「え……?」

朝日が差し込む中、ゆっくりと目を覚ました美蘭は、次の瞬間驚いて目を見開いた。

「ちょ、なに? ここ、どこ?」

恐る恐る視線を動かしてみるが、見慣れない部屋にますます困惑する。

(待って、落ち着いて。思い出すのよ、夕べのことを)

己に言い聞かせて記憶の糸をたぐる。

(確か、ウェディングドレスの手直しをしていて、そろそろ部屋に引き揚げようと思ってまち針を外してたのよね。で、ようやく全部外して、ふうって肩の力を抜いたら……寝ちゃったのね)

そうに違いないと思い、身体を起こした。

(ってことは、新海さんが運んでくれたのかな。やだっ! 重いなーこいつ、とか思われたかも)

両手で頬を押さえつつ、ベッドから降りる。
服は着ていたブラウスとスカートのままだった。

(ジャケットと靴は新海さんのお部屋に置いてきちゃったのか。取りに行かないと)

そう思っていると、ふとホテルの客室にしては妙な感じがして部屋を見渡した。

(なんだかモデルルームみたい。広いし観葉植物もあるし……)

クローゼットを開けてみたが、ホテルのロゴが入ったスリッパなども見当たらない。

(えっ、ほんとにここはどこなの?)

いよいよ不安になり、美蘭はそっとドアを開けて顔を覗かせた。
ホテルの長い廊下が見えるはずが、どう見ても違う。

(ここって高級マンション? あ! 新海さんが言ってたメゾネットの2階か)

ようやく答えにたどり着いてホッとしつつも、さてこれからどうしたものかと頭を悩ませる。

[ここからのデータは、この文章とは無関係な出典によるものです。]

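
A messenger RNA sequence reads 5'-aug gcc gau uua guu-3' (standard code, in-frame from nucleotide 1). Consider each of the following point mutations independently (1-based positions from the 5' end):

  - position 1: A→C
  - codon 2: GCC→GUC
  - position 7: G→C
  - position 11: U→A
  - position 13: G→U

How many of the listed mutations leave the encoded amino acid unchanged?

0

Codon 1: AUG (Met) → CUG (Leu) — missense.
Codon 2: GCC (Ala) → GUC (Val) — missense.
Codon 3: GAU (Asp) → CAU (His) — missense.
Codon 4: UUA (Leu) → UAA (Stop) — nonsense.
Codon 5: GUU (Val) → UUU (Phe) — missense.
Synonymous: 0 of 5.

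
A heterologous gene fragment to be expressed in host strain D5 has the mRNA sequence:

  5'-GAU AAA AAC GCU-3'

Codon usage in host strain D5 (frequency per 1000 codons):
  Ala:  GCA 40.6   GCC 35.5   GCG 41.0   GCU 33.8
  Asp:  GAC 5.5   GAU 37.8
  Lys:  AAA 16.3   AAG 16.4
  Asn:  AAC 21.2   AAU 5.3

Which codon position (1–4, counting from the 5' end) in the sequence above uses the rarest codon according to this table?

Codon 1 GAU (Asp): 37.8 per 1000.
Codon 2 AAA (Lys): 16.3 per 1000.
Codon 3 AAC (Asn): 21.2 per 1000.
Codon 4 GCU (Ala): 33.8 per 1000.
Lowest frequency is 16.3 at codon 2.

2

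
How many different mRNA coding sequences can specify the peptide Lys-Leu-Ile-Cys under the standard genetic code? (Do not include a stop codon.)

Lys: 2 codons.
Leu: 6 codons.
Ile: 3 codons.
Cys: 2 codons.
2 × 6 × 3 × 2 = 72.

72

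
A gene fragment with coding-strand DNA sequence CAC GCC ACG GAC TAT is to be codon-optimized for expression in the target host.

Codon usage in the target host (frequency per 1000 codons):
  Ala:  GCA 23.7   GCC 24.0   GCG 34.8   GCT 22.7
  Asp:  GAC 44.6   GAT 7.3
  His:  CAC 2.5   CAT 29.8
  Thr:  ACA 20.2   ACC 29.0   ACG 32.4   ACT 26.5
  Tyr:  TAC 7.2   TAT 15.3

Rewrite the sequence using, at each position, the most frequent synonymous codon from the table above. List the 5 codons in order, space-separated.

CAT GCG ACG GAC TAT

Codon 1 (His): best is CAT at 29.8.
Codon 2 (Ala): best is GCG at 34.8.
Codon 3 (Thr): best is ACG at 32.4.
Codon 4 (Asp): best is GAC at 44.6.
Codon 5 (Tyr): best is TAT at 15.3.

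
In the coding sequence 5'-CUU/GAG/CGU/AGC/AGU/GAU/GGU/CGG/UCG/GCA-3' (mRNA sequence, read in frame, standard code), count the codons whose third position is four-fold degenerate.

6

Codon 1 CUU (Leu): third position 4-fold.
Codon 2 GAG (Glu): third position 2-fold.
Codon 3 CGU (Arg): third position 4-fold.
Codon 4 AGC (Ser): third position 2-fold.
Codon 5 AGU (Ser): third position 2-fold.
Codon 6 GAU (Asp): third position 2-fold.
Codon 7 GGU (Gly): third position 4-fold.
Codon 8 CGG (Arg): third position 4-fold.
Codon 9 UCG (Ser): third position 4-fold.
Codon 10 GCA (Ala): third position 4-fold.
Four-fold degenerate third positions: 6.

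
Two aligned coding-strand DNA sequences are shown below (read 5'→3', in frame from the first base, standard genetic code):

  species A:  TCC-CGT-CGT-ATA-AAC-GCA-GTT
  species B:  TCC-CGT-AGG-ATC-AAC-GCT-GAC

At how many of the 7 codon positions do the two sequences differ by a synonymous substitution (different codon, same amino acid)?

Codon 1: TCC Ser / TCC Ser — identical.
Codon 2: CGT Arg / CGT Arg — identical.
Codon 3: CGT Arg / AGG Arg — synonymous.
Codon 4: ATA Ile / ATC Ile — synonymous.
Codon 5: AAC Asn / AAC Asn — identical.
Codon 6: GCA Ala / GCT Ala — synonymous.
Codon 7: GTT Val / GAC Asp — nonsynonymous.
Synonymous differences: 3.

3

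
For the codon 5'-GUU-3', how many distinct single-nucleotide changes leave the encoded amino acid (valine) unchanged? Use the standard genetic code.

Position 1: none → 0 synonymous.
Position 2: none → 0 synonymous.
Position 3: GUC, GUA, GUG → 3 synonymous.
Total: 0 + 0 + 3 = 3.

3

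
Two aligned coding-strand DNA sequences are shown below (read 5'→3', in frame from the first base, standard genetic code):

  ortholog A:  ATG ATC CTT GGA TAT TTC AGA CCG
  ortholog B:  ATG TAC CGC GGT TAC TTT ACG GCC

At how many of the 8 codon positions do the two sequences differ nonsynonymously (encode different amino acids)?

4

Codon 1: ATG Met / ATG Met — identical.
Codon 2: ATC Ile / TAC Tyr — nonsynonymous.
Codon 3: CTT Leu / CGC Arg — nonsynonymous.
Codon 4: GGA Gly / GGT Gly — synonymous.
Codon 5: TAT Tyr / TAC Tyr — synonymous.
Codon 6: TTC Phe / TTT Phe — synonymous.
Codon 7: AGA Arg / ACG Thr — nonsynonymous.
Codon 8: CCG Pro / GCC Ala — nonsynonymous.
Nonsynonymous differences: 4.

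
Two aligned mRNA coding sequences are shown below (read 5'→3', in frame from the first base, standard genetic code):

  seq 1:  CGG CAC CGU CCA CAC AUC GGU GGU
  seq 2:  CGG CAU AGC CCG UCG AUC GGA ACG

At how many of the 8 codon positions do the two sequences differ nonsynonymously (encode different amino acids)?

Codon 1: CGG Arg / CGG Arg — identical.
Codon 2: CAC His / CAU His — synonymous.
Codon 3: CGU Arg / AGC Ser — nonsynonymous.
Codon 4: CCA Pro / CCG Pro — synonymous.
Codon 5: CAC His / UCG Ser — nonsynonymous.
Codon 6: AUC Ile / AUC Ile — identical.
Codon 7: GGU Gly / GGA Gly — synonymous.
Codon 8: GGU Gly / ACG Thr — nonsynonymous.
Nonsynonymous differences: 3.

3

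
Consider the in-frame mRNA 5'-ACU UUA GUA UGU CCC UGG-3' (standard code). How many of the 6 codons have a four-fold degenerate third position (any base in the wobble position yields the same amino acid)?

3

Codon 1 ACU (Thr): third position 4-fold.
Codon 2 UUA (Leu): third position 2-fold.
Codon 3 GUA (Val): third position 4-fold.
Codon 4 UGU (Cys): third position 2-fold.
Codon 5 CCC (Pro): third position 4-fold.
Codon 6 UGG (Trp): third position 1-fold.
Four-fold degenerate third positions: 3.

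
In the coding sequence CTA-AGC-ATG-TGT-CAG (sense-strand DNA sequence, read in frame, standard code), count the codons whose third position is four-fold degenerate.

Codon 1 CTA (Leu): third position 4-fold.
Codon 2 AGC (Ser): third position 2-fold.
Codon 3 ATG (Met): third position 1-fold.
Codon 4 TGT (Cys): third position 2-fold.
Codon 5 CAG (Gln): third position 2-fold.
Four-fold degenerate third positions: 1.

1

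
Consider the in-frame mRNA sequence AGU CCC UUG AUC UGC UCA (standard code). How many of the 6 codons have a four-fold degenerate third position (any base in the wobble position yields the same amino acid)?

Codon 1 AGU (Ser): third position 2-fold.
Codon 2 CCC (Pro): third position 4-fold.
Codon 3 UUG (Leu): third position 2-fold.
Codon 4 AUC (Ile): third position 3-fold.
Codon 5 UGC (Cys): third position 2-fold.
Codon 6 UCA (Ser): third position 4-fold.
Four-fold degenerate third positions: 2.

2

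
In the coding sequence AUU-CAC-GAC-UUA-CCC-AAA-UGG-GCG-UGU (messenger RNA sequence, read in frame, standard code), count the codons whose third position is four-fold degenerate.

Codon 1 AUU (Ile): third position 3-fold.
Codon 2 CAC (His): third position 2-fold.
Codon 3 GAC (Asp): third position 2-fold.
Codon 4 UUA (Leu): third position 2-fold.
Codon 5 CCC (Pro): third position 4-fold.
Codon 6 AAA (Lys): third position 2-fold.
Codon 7 UGG (Trp): third position 1-fold.
Codon 8 GCG (Ala): third position 4-fold.
Codon 9 UGU (Cys): third position 2-fold.
Four-fold degenerate third positions: 2.

2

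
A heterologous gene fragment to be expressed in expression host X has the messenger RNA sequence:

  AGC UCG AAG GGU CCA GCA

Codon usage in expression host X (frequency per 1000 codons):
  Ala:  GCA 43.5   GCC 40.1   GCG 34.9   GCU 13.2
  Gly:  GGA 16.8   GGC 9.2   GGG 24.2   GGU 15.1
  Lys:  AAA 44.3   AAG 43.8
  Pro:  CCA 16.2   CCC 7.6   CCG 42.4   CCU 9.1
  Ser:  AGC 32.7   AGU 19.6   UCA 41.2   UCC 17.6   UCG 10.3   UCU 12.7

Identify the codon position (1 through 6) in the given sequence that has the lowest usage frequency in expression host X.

2

Codon 1 AGC (Ser): 32.7 per 1000.
Codon 2 UCG (Ser): 10.3 per 1000.
Codon 3 AAG (Lys): 43.8 per 1000.
Codon 4 GGU (Gly): 15.1 per 1000.
Codon 5 CCA (Pro): 16.2 per 1000.
Codon 6 GCA (Ala): 43.5 per 1000.
Lowest frequency is 10.3 at codon 2.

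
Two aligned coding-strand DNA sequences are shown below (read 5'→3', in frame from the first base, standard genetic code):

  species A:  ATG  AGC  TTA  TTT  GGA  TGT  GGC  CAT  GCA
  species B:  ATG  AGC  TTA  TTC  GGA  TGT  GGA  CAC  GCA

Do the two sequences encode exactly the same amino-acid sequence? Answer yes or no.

Codon 1: ATG Met / ATG Met — identical.
Codon 2: AGC Ser / AGC Ser — identical.
Codon 3: TTA Leu / TTA Leu — identical.
Codon 4: TTT Phe / TTC Phe — synonymous.
Codon 5: GGA Gly / GGA Gly — identical.
Codon 6: TGT Cys / TGT Cys — identical.
Codon 7: GGC Gly / GGA Gly — synonymous.
Codon 8: CAT His / CAC His — synonymous.
Codon 9: GCA Ala / GCA Ala — identical.
Nonsynonymous differences: 0 → same protein.

yes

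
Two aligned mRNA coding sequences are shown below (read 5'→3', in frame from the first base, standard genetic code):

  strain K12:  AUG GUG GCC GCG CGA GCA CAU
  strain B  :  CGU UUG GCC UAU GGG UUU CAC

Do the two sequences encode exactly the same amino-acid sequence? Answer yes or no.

no

Codon 1: AUG Met / CGU Arg — nonsynonymous.
Codon 2: GUG Val / UUG Leu — nonsynonymous.
Codon 3: GCC Ala / GCC Ala — identical.
Codon 4: GCG Ala / UAU Tyr — nonsynonymous.
Codon 5: CGA Arg / GGG Gly — nonsynonymous.
Codon 6: GCA Ala / UUU Phe — nonsynonymous.
Codon 7: CAU His / CAC His — synonymous.
Nonsynonymous differences: 5 → different protein.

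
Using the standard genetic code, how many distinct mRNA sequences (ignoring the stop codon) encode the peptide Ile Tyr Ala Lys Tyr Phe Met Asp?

Ile: 3 codons.
Tyr: 2 codons.
Ala: 4 codons.
Lys: 2 codons.
Tyr: 2 codons.
Phe: 2 codons.
Met: 1 codon.
Asp: 2 codons.
3 × 2 × 4 × 2 × 2 × 2 × 1 × 2 = 384.

384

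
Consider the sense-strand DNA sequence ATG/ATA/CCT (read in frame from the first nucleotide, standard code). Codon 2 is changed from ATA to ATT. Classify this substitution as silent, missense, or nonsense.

silent

Position 6 falls in codon 2: ATA → Ile.
After the substitution the codon is ATT → Ile.
Both encode Ile, so the change is synonymous.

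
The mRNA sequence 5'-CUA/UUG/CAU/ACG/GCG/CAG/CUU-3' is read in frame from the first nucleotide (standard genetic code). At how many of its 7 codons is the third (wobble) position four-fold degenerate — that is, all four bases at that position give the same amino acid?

4

Codon 1 CUA (Leu): third position 4-fold.
Codon 2 UUG (Leu): third position 2-fold.
Codon 3 CAU (His): third position 2-fold.
Codon 4 ACG (Thr): third position 4-fold.
Codon 5 GCG (Ala): third position 4-fold.
Codon 6 CAG (Gln): third position 2-fold.
Codon 7 CUU (Leu): third position 4-fold.
Four-fold degenerate third positions: 4.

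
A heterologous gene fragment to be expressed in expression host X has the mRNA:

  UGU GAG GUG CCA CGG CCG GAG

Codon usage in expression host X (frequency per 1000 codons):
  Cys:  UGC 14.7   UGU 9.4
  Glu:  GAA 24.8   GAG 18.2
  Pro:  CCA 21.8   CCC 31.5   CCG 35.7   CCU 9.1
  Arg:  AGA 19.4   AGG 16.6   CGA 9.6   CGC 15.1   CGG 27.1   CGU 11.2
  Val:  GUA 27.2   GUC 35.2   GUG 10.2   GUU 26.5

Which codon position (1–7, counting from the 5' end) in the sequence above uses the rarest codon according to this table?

1

Codon 1 UGU (Cys): 9.4 per 1000.
Codon 2 GAG (Glu): 18.2 per 1000.
Codon 3 GUG (Val): 10.2 per 1000.
Codon 4 CCA (Pro): 21.8 per 1000.
Codon 5 CGG (Arg): 27.1 per 1000.
Codon 6 CCG (Pro): 35.7 per 1000.
Codon 7 GAG (Glu): 18.2 per 1000.
Lowest frequency is 9.4 at codon 1.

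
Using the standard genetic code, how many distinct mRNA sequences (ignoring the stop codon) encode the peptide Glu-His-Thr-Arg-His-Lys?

Glu: 2 codons.
His: 2 codons.
Thr: 4 codons.
Arg: 6 codons.
His: 2 codons.
Lys: 2 codons.
2 × 2 × 4 × 6 × 2 × 2 = 384.

384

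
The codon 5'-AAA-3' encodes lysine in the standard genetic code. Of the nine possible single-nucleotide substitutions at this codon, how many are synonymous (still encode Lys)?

1

Position 1: none → 0 synonymous.
Position 2: none → 0 synonymous.
Position 3: AAG → 1 synonymous.
Total: 0 + 0 + 1 = 1.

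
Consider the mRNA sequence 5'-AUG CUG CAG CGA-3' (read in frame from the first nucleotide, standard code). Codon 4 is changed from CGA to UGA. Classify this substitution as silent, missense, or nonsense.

nonsense

Position 10 falls in codon 4: CGA → Arg.
After the substitution the codon is UGA → Stop.
The new codon is a stop codon, so this is a nonsense mutation.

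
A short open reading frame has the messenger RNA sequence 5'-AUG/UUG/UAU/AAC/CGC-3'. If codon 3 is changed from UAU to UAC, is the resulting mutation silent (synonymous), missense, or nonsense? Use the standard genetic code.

Position 9 falls in codon 3: UAU → Tyr.
After the substitution the codon is UAC → Tyr.
Both encode Tyr, so the change is synonymous.

silent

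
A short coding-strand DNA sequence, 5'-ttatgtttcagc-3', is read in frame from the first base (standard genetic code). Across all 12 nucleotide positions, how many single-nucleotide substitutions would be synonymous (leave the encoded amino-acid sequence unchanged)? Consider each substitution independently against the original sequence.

Codon 1 (TTA, Leu): 2 synonymous substitutions.
Codon 2 (TGT, Cys): 1 synonymous substitution.
Codon 3 (TTC, Phe): 1 synonymous substitution.
Codon 4 (AGC, Ser): 1 synonymous substitution.
Total: 2 + 1 + 1 + 1 = 5.

5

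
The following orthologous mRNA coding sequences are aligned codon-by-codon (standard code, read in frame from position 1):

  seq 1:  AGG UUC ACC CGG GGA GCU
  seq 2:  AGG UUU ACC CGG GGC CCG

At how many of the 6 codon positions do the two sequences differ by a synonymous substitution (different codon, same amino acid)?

2

Codon 1: AGG Arg / AGG Arg — identical.
Codon 2: UUC Phe / UUU Phe — synonymous.
Codon 3: ACC Thr / ACC Thr — identical.
Codon 4: CGG Arg / CGG Arg — identical.
Codon 5: GGA Gly / GGC Gly — synonymous.
Codon 6: GCU Ala / CCG Pro — nonsynonymous.
Synonymous differences: 2.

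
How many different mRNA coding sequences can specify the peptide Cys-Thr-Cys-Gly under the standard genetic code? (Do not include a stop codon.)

64

Cys: 2 codons.
Thr: 4 codons.
Cys: 2 codons.
Gly: 4 codons.
2 × 4 × 2 × 4 = 64.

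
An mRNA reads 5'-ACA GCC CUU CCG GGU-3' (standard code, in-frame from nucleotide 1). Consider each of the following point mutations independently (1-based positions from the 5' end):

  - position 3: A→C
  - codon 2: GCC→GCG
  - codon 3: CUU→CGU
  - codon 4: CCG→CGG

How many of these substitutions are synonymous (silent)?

2

Codon 1: ACA (Thr) → ACC (Thr) — synonymous.
Codon 2: GCC (Ala) → GCG (Ala) — synonymous.
Codon 3: CUU (Leu) → CGU (Arg) — missense.
Codon 4: CCG (Pro) → CGG (Arg) — missense.
Synonymous: 2 of 4.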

(まあ悩んだところで、とにかく下りるしかないわよね)

仕方なく、廊下の端の螺旋階段をそろりそろりと下りていく。

リビングが見える位置まで来ると、ダイニングテーブルでコーヒーを飲みながらタブレットに目を落としている高良の姿があった。
ワイシャツの袖を軽くまくり、姿勢正しく髪型もピシッと決まっている。
朝から隙のない、いかにも仕事が出来る大人の男性という感じだ。

(あーあ、こっそり出て行きたかったのにな。もう、どんな顔して声かければいいのよ)

階段に座り込んでため息をついていると、ふいに高良が顔を上げてこちらを見た。

(やばい!)

慌てて顔を引っ込めてそそくさと階段を上がろうとすると、後ろから低い声が響いた。

「おい、こら。どこへ行く?」
「ひっ、あ、あの。ちょっと、そこまで」
「どこまでだよ!?」
「えっと、裏口から帰ろうかと」
「そんなのあるか!」

大きな歩幅で近づいてきた高良は、階段をトントンと上がって、あっという間に美蘭の前まで来た。
美蘭はじりじりと階段をお尻で上がりつつ、愛想笑いを浮かべる。

「あ、えっと、おはようございます」
「……おはよう」
「気持ちの良い朝ですね。ご機嫌いかがですか?」
「すこぶる不機嫌だ」
「あら、どうかなさいました?」
「夕べ頑固娘に手を焼いて、めっきり寝不足でね」
「まあ、それはそれは……」

苦笑いで視線をそらしたものの、整った顔立ちの高良は表情をぴくりとも変えずに立ちはだかっている。

(うっ、イケメンの真顔って迫力ある)

ついに美蘭は根負けして、素直に頭を下げた。

「あの、夕べは大変ご迷惑をおかけいたしました」
「まったくだ。何度言っても言うことを聞かないんだからな。挙げ句の果てには力尽きて寝っ転がってるし」
「失礼しました。そのまま放置してくださって良かったのに」
「ふうん。寝返り打って大事なドレスを引っ掛けても良かったのか? ベールによだれがついても?」
「よ、よだ……? それは困ります。あの、運んでくださってありがとうございました」
「分かればよろしい。ほら、朝食にするぞ」

ようやく声色を和らげた高良は、美蘭に手を差し伸べる。

大きな手でグッと引き寄せられて立ち上がると、すぐ目の前にたくましい高良の胸が迫って美蘭は頬を赤く染めた。

「早くおいで」

ポンと美蘭の頭に手を置いてから、高良はトントンと軽快に階段を下りていった。